После разговора он не выглядел победителем. Скорее, человеком, который только что вынес тяжёлый шкаф с чердака, уронил его на ногу, но всё-таки дотащил до мусорки.
— Как она? — осторожно спросила Катя.
— Обижена. Говорит, «не ожидала». Как будто это предательство. Как будто я подписал контракт, что буду всегда и сразу.
— Ну… — пожала плечами Екатерина. — Мы ведь все когда-то разочаровываем своих родителей. Просто одни — в пятом классе, а другие — в сорок лет.
Ольга Ивановна обижалась молча. Это её коронное. Ни скандала, ни швыряния трубкой. Просто молчание. Официальное, как налоговая проверка.
Прошла неделя. Потом вторая.
Катя не звонила. И не собиралась. Это было её молчание — на равных. Без желания понравиться. Без страха испортить отношения. Ей, наконец, было не нужно одобрение. Ни свекрови, ни мужа. Только своё внутреннее согласие.
А потом случилось неожиданное.
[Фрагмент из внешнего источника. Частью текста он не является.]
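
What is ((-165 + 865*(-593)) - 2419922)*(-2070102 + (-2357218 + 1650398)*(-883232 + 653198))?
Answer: -476883320592850896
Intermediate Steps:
((-165 + 865*(-593)) - 2419922)*(-2070102 + (-2357218 + 1650398)*(-883232 + 653198)) = ((-165 - 512945) - 2419922)*(-2070102 - 706820*(-230034)) = (-513110 - 2419922)*(-2070102 + 162592631880) = -2933032*162590561778 = -476883320592850896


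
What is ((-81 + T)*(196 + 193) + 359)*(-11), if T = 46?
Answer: 145816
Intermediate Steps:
((-81 + T)*(196 + 193) + 359)*(-11) = ((-81 + 46)*(196 + 193) + 359)*(-11) = (-35*389 + 359)*(-11) = (-13615 + 359)*(-11) = -13256*(-11) = 145816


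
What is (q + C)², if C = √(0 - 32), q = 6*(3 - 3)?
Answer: -32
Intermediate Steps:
q = 0 (q = 6*0 = 0)
C = 4*I*√2 (C = √(-32) = 4*I*√2 ≈ 5.6569*I)
(q + C)² = (0 + 4*I*√2)² = (4*I*√2)² = -32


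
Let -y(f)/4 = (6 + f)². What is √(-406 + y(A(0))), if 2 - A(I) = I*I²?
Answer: I*√662 ≈ 25.729*I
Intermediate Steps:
A(I) = 2 - I³ (A(I) = 2 - I*I² = 2 - I³)
y(f) = -4*(6 + f)²
√(-406 + y(A(0))) = √(-406 - 4*(6 + (2 - 1*0³))²) = √(-406 - 4*(6 + (2 - 1*0))²) = √(-406 - 4*(6 + (2 + 0))²) = √(-406 - 4*(6 + 2)²) = √(-406 - 4*8²) = √(-406 - 4*64) = √(-406 - 256) = √(-662) = I*√662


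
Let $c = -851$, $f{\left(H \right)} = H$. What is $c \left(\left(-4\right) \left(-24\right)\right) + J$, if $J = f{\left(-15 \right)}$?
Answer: $-81711$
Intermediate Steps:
$J = -15$
$c \left(\left(-4\right) \left(-24\right)\right) + J = - 851 \left(\left(-4\right) \left(-24\right)\right) - 15 = \left(-851\right) 96 - 15 = -81696 - 15 = -81711$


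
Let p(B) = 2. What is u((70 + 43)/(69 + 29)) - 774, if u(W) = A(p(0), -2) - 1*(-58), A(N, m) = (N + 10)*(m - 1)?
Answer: -752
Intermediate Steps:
A(N, m) = (-1 + m)*(10 + N) (A(N, m) = (10 + N)*(-1 + m) = (-1 + m)*(10 + N))
u(W) = 22 (u(W) = (-10 - 1*2 + 10*(-2) + 2*(-2)) - 1*(-58) = (-10 - 2 - 20 - 4) + 58 = -36 + 58 = 22)
u((70 + 43)/(69 + 29)) - 774 = 22 - 774 = -752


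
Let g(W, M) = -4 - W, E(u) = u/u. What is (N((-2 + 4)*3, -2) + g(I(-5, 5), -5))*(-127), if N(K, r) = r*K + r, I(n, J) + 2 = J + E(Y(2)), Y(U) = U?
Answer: 2794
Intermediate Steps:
E(u) = 1
I(n, J) = -1 + J (I(n, J) = -2 + (J + 1) = -2 + (1 + J) = -1 + J)
N(K, r) = r + K*r (N(K, r) = K*r + r = r + K*r)
(N((-2 + 4)*3, -2) + g(I(-5, 5), -5))*(-127) = (-2*(1 + (-2 + 4)*3) + (-4 - (-1 + 5)))*(-127) = (-2*(1 + 2*3) + (-4 - 1*4))*(-127) = (-2*(1 + 6) + (-4 - 4))*(-127) = (-2*7 - 8)*(-127) = (-14 - 8)*(-127) = -22*(-127) = 2794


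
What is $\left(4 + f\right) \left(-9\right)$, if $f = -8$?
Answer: $36$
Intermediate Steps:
$\left(4 + f\right) \left(-9\right) = \left(4 - 8\right) \left(-9\right) = \left(-4\right) \left(-9\right) = 36$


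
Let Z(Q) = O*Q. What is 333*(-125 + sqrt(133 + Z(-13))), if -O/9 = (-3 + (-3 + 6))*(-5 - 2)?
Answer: -41625 + 333*sqrt(133) ≈ -37785.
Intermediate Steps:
O = 0 (O = -9*(-3 + (-3 + 6))*(-5 - 2) = -9*(-3 + 3)*(-7) = -0*(-7) = -9*0 = 0)
Z(Q) = 0 (Z(Q) = 0*Q = 0)
333*(-125 + sqrt(133 + Z(-13))) = 333*(-125 + sqrt(133 + 0)) = 333*(-125 + sqrt(133)) = -41625 + 333*sqrt(133)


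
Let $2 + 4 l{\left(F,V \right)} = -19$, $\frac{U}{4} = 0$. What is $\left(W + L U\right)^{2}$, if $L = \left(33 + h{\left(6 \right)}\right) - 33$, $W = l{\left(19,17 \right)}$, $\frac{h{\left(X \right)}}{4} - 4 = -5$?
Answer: $\frac{441}{16} \approx 27.563$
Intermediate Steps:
$U = 0$ ($U = 4 \cdot 0 = 0$)
$l{\left(F,V \right)} = - \frac{21}{4}$ ($l{\left(F,V \right)} = - \frac{1}{2} + \frac{1}{4} \left(-19\right) = - \frac{1}{2} - \frac{19}{4} = - \frac{21}{4}$)
$h{\left(X \right)} = -4$ ($h{\left(X \right)} = 16 + 4 \left(-5\right) = 16 - 20 = -4$)
$W = - \frac{21}{4} \approx -5.25$
$L = -4$ ($L = \left(33 - 4\right) - 33 = 29 - 33 = -4$)
$\left(W + L U\right)^{2} = \left(- \frac{21}{4} - 0\right)^{2} = \left(- \frac{21}{4} + 0\right)^{2} = \left(- \frac{21}{4}\right)^{2} = \frac{441}{16}$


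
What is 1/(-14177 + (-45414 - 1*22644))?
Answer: -1/82235 ≈ -1.2160e-5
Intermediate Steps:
1/(-14177 + (-45414 - 1*22644)) = 1/(-14177 + (-45414 - 22644)) = 1/(-14177 - 68058) = 1/(-82235) = -1/82235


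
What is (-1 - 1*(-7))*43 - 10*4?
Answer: 218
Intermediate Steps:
(-1 - 1*(-7))*43 - 10*4 = (-1 + 7)*43 - 40 = 6*43 - 40 = 258 - 40 = 218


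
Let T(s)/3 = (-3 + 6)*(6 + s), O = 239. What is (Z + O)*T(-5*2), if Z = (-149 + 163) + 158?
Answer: -14796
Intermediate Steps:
Z = 172 (Z = 14 + 158 = 172)
T(s) = 54 + 9*s (T(s) = 3*((-3 + 6)*(6 + s)) = 3*(3*(6 + s)) = 3*(18 + 3*s) = 54 + 9*s)
(Z + O)*T(-5*2) = (172 + 239)*(54 + 9*(-5*2)) = 411*(54 + 9*(-10)) = 411*(54 - 90) = 411*(-36) = -14796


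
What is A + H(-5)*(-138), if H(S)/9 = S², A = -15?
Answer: -31065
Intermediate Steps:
H(S) = 9*S²
A + H(-5)*(-138) = -15 + (9*(-5)²)*(-138) = -15 + (9*25)*(-138) = -15 + 225*(-138) = -15 - 31050 = -31065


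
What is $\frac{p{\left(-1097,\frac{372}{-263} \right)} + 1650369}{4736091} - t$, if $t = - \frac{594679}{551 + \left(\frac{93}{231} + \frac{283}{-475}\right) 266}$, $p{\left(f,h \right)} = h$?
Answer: $\frac{67919886794685900}{57045204150223} \approx 1190.6$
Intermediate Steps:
$t = - \frac{163536725}{137393}$ ($t = - \frac{594679}{551 + \left(93 \cdot \frac{1}{231} + 283 \left(- \frac{1}{475}\right)\right) 266} = - \frac{594679}{551 + \left(\frac{31}{77} - \frac{283}{475}\right) 266} = - \frac{594679}{551 - \frac{14132}{275}} = - \frac{594679}{\frac{137393}{275}} = \left(-594679\right) \frac{275}{137393} = - \frac{163536725}{137393} \approx -1190.3$)
$\frac{p{\left(-1097,\frac{372}{-263} \right)} + 1650369}{4736091} - t = \frac{\frac{372}{-263} + 1650369}{4736091} - - \frac{163536725}{137393} = \left(372 \left(- \frac{1}{263}\right) + 1650369\right) \frac{1}{4736091} + \frac{163536725}{137393} = \left(- \frac{372}{263} + 1650369\right) \frac{1}{4736091} + \frac{163536725}{137393} = \frac{434046675}{263} \cdot \frac{1}{4736091} + \frac{163536725}{137393} = \frac{144682225}{415197311} + \frac{163536725}{137393} = \frac{67919886794685900}{57045204150223}$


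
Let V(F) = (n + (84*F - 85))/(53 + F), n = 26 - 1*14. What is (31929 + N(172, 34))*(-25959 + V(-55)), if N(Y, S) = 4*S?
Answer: -1514269625/2 ≈ -7.5713e+8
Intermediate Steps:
n = 12 (n = 26 - 14 = 12)
V(F) = (-73 + 84*F)/(53 + F) (V(F) = (12 + (84*F - 85))/(53 + F) = (12 + (-85 + 84*F))/(53 + F) = (-73 + 84*F)/(53 + F))
(31929 + N(172, 34))*(-25959 + V(-55)) = (31929 + 4*34)*(-25959 + (-73 + 84*(-55))/(53 - 55)) = (31929 + 136)*(-25959 + (-73 - 4620)/(-2)) = 32065*(-25959 - 1/2*(-4693)) = 32065*(-25959 + 4693/2) = 32065*(-47225/2) = -1514269625/2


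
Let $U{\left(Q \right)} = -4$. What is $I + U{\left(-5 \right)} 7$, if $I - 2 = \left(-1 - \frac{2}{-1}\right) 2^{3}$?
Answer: $-18$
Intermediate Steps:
$I = 10$ ($I = 2 + \left(-1 - \frac{2}{-1}\right) 2^{3} = 2 + \left(-1 - -2\right) 8 = 2 + \left(-1 + 2\right) 8 = 2 + 1 \cdot 8 = 2 + 8 = 10$)
$I + U{\left(-5 \right)} 7 = 10 - 28 = -18$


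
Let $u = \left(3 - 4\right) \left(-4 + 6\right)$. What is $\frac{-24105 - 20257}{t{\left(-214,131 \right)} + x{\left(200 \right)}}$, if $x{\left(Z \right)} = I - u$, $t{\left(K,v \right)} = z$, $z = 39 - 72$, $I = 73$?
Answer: $- \frac{22181}{21} \approx -1056.2$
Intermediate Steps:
$z = -33$ ($z = 39 - 72 = -33$)
$t{\left(K,v \right)} = -33$
$u = -2$ ($u = \left(-1\right) 2 = -2$)
$x{\left(Z \right)} = 75$ ($x{\left(Z \right)} = 73 - -2 = 73 + 2 = 75$)
$\frac{-24105 - 20257}{t{\left(-214,131 \right)} + x{\left(200 \right)}} = \frac{-24105 - 20257}{-33 + 75} = - \frac{44362}{42} = \left(-44362\right) \frac{1}{42} = - \frac{22181}{21}$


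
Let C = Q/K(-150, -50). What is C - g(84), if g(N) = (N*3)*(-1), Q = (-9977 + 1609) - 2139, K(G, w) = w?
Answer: 23107/50 ≈ 462.14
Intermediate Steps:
Q = -10507 (Q = -8368 - 2139 = -10507)
C = 10507/50 (C = -10507/(-50) = -10507*(-1/50) = 10507/50 ≈ 210.14)
g(N) = -3*N (g(N) = (3*N)*(-1) = -3*N)
C - g(84) = 10507/50 - (-3)*84 = 10507/50 - 1*(-252) = 10507/50 + 252 = 23107/50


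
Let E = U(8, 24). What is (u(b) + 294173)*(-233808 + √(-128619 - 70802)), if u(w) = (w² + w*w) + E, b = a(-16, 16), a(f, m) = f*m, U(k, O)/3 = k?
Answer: -99431294352 + 425269*I*√199421 ≈ -9.9431e+10 + 1.8991e+8*I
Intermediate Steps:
U(k, O) = 3*k
E = 24 (E = 3*8 = 24)
b = -256 (b = -16*16 = -256)
u(w) = 24 + 2*w² (u(w) = (w² + w*w) + 24 = (w² + w²) + 24 = 2*w² + 24 = 24 + 2*w²)
(u(b) + 294173)*(-233808 + √(-128619 - 70802)) = ((24 + 2*(-256)²) + 294173)*(-233808 + √(-128619 - 70802)) = ((24 + 2*65536) + 294173)*(-233808 + √(-199421)) = ((24 + 131072) + 294173)*(-233808 + I*√199421) = (131096 + 294173)*(-233808 + I*√199421) = 425269*(-233808 + I*√199421) = -99431294352 + 425269*I*√199421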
Ольга Ивановна позвонила сама.
— Катя, привет. Я тут плитку выбираю в кухню. Не подскажешь, какую лучше?
Никакого «привет, простите меня, вы были правы». Нет. Просто — обычный разговор. Как будто ничего не было. Но в этом и был весь смысл.
Катя удивилась. Но ответила. Спокойно, по-деловому. Без душевных телодвижений. Она не собиралась возвращаться в прежнюю роль. Но была готова к новой — взрослой, уважительной. Без розовых фартуков и слёз над тазом с картошкой.
Весной Ольга Ивановна всё-таки начала ремонт кухни. И — о чудо — наняла рабочих. Только раз позвонила: “Можно я передам им твой номер? Они хотят уточнить про розетки.” И всё.
— Ты заметила? — сказал Виктор как-то вечером. — Она больше не звонит каждый день. И не требует, и не жалуется. Только по делу.
— Удивлена, — честно ответила Катя. — Привыкла к худшему.
— Может, она поняла, что ты теперь — не её продление. А самостоятельный организм.
— Может быть. А может, просто испугалась потерять нас совсем.
Следующий Новый год прошёл в тишине. Дети уехали в лагерь, Катя с Виктором остались вдвоём. Он — резал оливье, она — запекала утку. И впервые за много лет они не говорили про «маму», «надо помочь», «она одна».
— Ты знаешь, — сказал Виктор, поднимая бокал, — я думал, наш брак рухнет. А он, оказывается, просто перестраивался.
Катя улыбнулась:
— Я тоже боялась. Но, видимо, иногда нужно сказать “нет”, чтобы стало по-настоящему “да”.
И она знала: не всё гладко. Ещё будут звонки. Ещё будет манипуляции — мелкие, укоренившиеся, как сорняки. Но теперь — у неё были границы. Не бетонные стены, а здоровые живые изгороди. К ним можно было подойти. Но перелезать — только с разрешения.
А это уже, знаете ли, совсем другая жизнь.